While the Ontario Condominium Act doesn't reference smoking specifically, it does prohibit activities in a unit or common areas that cause "injury or illness to individuals." Specific buildings can develop policies to address smoking, but Bradshaw's has not.
Bradshaw said it wouldn't have been as much of an issue if the smoke was seeping in "once or twice a month" but the family smells it at least a couple of times a week, if not more. The family has also been using candles, sprays and even door sealers to try to get rid of the smell, but without much luck.
"In that time, Sam's learned to read and write, ride a bike, ride a skateboard, learn to swim, finish junior and senior kindergarten," he said. "Five years. That's not acceptable. No one seems to be listening."
Bob St. George, the president of St. George Property Management, told CBC Toronto they're looking at ways to enforce the court order but there is no effort at the moment to force the neighbour out.
St. George says he's sympathetic with the Bradshaws' plight but "there are limitations on what the condominium [corporation] can do.
"The enforcement procedure isn't an easy one. It can take years. If someone doesn't cooperate, there's notices, numerous notices, that need to be sent and lawyers get involved and you go through a whole process there. It takes a long time," he said.
St. George also says the issue will become more complicated once marijuana is legalized by the federal government. "I think it will create considerable problems with condominiums because, now, people are entitled to smoke it and I think it will cause problems."
Some action needs to be taken by the condo corporation to "accommodate the sufferer," says Toronto condominium lawyer Denise Lash.
"It's not an easy one to tackle.
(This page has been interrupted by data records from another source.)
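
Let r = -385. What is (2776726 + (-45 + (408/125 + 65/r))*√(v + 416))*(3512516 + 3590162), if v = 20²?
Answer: 19722190672228 - 1041727828528*√51/875 ≈ 1.9714e+13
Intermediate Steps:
v = 400
(2776726 + (-45 + (408/125 + 65/r))*√(v + 416))*(3512516 + 3590162) = (2776726 + (-45 + (408/125 + 65/(-385)))*√(400 + 416))*(3512516 + 3590162) = (2776726 + (-45 + (408*(1/125) + 65*(-1/385)))*√816)*7102678 = (2776726 + (-45 + (408/125 - 13/77))*(4*√51))*7102678 = (2776726 + (-45 + 29791/9625)*(4*√51))*7102678 = (2776726 - 1613336*√51/9625)*7102678 = 19722190672228 - 1041727828528*√51/875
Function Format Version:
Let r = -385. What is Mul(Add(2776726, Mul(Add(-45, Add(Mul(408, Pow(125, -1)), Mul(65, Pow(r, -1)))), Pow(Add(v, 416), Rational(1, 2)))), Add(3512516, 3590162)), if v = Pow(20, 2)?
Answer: Add(19722190672228, Mul(Rational(-1041727828528, 875), Pow(51, Rational(1, 2)))) ≈ 1.9714e+13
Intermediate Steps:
v = 400
Mul(Add(2776726, Mul(Add(-45, Add(Mul(408, Pow(125, -1)), Mul(65, Pow(r, -1)))), Pow(Add(v, 416), Rational(1, 2)))), Add(3512516, 3590162)) = Mul(Add(2776726, Mul(Add(-45, Add(Mul(408, Pow(125, -1)), Mul(65, Pow(-385, -1)))), Pow(Add(400, 416), Rational(1, 2)))), Add(3512516, 3590162)) = Mul(Add(2776726, Mul(Add(-45, Add(Mul(408, Rational(1, 125)), Mul(65, Rational(-1, 385)))), Pow(816, Rational(1, 2)))), 7102678) = Mul(Add(2776726, Mul(Add(-45, Add(Rational(408, 125), Rational(-13, 77))), Mul(4, Pow(51, Rational(1, 2))))), 7102678) = Mul(Add(2776726, Mul(Add(-45, Rational(29791, 9625)), Mul(4, Pow(51, Rational(1, 2))))), 7102678) = Mul(Add(2776726, Mul(Rational(-403334, 9625), Mul(4, Pow(51, Rational(1, 2))))), 7102678) = Mul(Add(2776726, Mul(Rational(-1613336, 9625), Pow(51, Rational(1, 2)))), 7102678) = Add(19722190672228, Mul(Rational(-1041727828528, 875), Pow(51, Rational(1, 2))))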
You have to accommodate both smokers and non-smokers," she said. "That's the nature of condominium living."
Bradshaw says situations like his should not be taking so long to resolve.
"A lot of us are forced to live in these vertical cities, but that doesn't necessarily mean they're liveable cities. When property managers and boards of directors don't resolve it, where else do you have to turn?"
Bradshaw's neighbour did not agree to an interview with CBC Toronto.